In the opening shots, we see the respective interviewees setting up in front of camera, and my heart sank as Bon Iver – Skinny Love began to play over the top. As everyone knows, when an audience hears Skinny Love, this is when you are supposed to feel sad, like some kind of emotional klaxon. I feared that the film was going to fall in to the trap of using obvious musical sign-posting to instruct me when to feel; intrigued, uplifted, nostalgic etc. However, my fears were soon allayed as Polley used intelligent camera work and editing to bring an added poignancy to the piece. The camera moves around each of the nervous and intrepid subjects in their modern homes, before pausing on black and white footage of Diane Polley, stressing the importance of the absentee protagonist – a theme which underlies the film.
‘Stories We Tell’ forces the audience to re-evaluate many aspects of narrative and story-telling. Polley touches on the linear nature of time; her childhood father talks about how he has always existed somewhere in his ancestry. Camerawork is also utilised to this effect, as the modern day is inter-woven with home video footage of thirty years previous. Occasionally, the modern day images are shot with a grainy effect, perhaps to remind us that this too will become somebody’s story to tell thirty years from now and shall also become caught up in the turbulence of anecdotal history.
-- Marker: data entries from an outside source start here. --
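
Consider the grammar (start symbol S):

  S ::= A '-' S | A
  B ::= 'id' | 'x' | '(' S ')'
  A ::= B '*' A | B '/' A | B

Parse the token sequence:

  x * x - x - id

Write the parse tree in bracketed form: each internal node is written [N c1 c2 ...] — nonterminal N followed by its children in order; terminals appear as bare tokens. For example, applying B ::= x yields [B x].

[S [A [B x] * [A [B x]]] - [S [A [B x]] - [S [A [B id]]]]]

S
A - S
B * A - S
x * A - S
x * B - S
x * x - S
x * x - A - S
x * x - B - S
x * x - x - S
x * x - x - A
x * x - x - B
x * x - x - id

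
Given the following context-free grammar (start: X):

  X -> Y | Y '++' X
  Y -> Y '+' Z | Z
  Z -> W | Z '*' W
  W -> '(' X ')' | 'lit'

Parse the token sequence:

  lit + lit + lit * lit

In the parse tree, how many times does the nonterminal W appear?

4

[X [Y [Y [Y [Z [W lit]]] + [Z [W lit]]] + [Z [Z [W lit]] * [W lit]]]]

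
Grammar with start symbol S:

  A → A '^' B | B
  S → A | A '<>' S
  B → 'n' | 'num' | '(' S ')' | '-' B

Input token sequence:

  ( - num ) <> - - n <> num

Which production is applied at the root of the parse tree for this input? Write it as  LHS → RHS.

S → A '<>' S

[S [A [B ( [S [A [B - [B num]]]] )]] <> [S [A [B - [B - [B n]]]] <> [S [A [B num]]]]]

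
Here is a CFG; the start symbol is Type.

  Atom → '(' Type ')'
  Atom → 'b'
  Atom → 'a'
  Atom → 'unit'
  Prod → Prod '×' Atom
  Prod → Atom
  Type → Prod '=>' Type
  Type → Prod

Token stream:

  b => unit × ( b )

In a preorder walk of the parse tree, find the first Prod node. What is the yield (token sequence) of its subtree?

[Type [Prod [Atom b]] => [Type [Prod [Prod [Atom unit]] × [Atom ( [Type [Prod [Atom b]]] )]]]]

b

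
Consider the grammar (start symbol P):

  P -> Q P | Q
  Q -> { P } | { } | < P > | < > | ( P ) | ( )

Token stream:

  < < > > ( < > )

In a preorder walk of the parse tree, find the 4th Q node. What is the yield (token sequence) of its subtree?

< >

[P [Q < [P [Q < >]] >] [P [Q ( [P [Q < >]] )]]]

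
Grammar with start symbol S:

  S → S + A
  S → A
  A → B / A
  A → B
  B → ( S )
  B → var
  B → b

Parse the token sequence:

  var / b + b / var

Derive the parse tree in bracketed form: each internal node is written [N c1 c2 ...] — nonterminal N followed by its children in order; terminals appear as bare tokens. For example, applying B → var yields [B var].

[S [S [A [B var] / [A [B b]]]] + [A [B b] / [A [B var]]]]

S
S + A
A + A
B / A + A
var / A + A
var / B + A
var / b + A
var / b + B / A
var / b + b / A
var / b + b / B
var / b + b / var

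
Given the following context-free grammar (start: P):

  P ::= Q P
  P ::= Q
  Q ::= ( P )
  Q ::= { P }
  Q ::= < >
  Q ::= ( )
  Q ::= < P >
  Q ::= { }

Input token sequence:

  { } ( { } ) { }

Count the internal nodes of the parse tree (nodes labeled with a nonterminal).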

The film culminates in an examination of how we construct the past through our memories, and so can sometimes differ from the events that transpired. Harry Gulkin declares that the “critical function of art is to tell the truth”, and that not everybody’s memories should be held equal when telling the story of Diane. While this may be the case, it raises the spectre of there being multiple truths for the art to uncover. There may be the ‘objective’ truth of the events which unfolded, however if somebody’s memory of the events strays slightly from this objective unfolding it should not be discounted. If this skewed memory of encounters has informed their experience of Diane, and affected their decisions and life then surely it holds just as much importance and ‘truth’ as the objective, and so deserves to be recounted?
These are all questions which can and should be discussed at length, and are raised in a film which whose individual narrative and appealing characters keep you gripped, and leave even the most unsentimental viewer with a lump in the throat.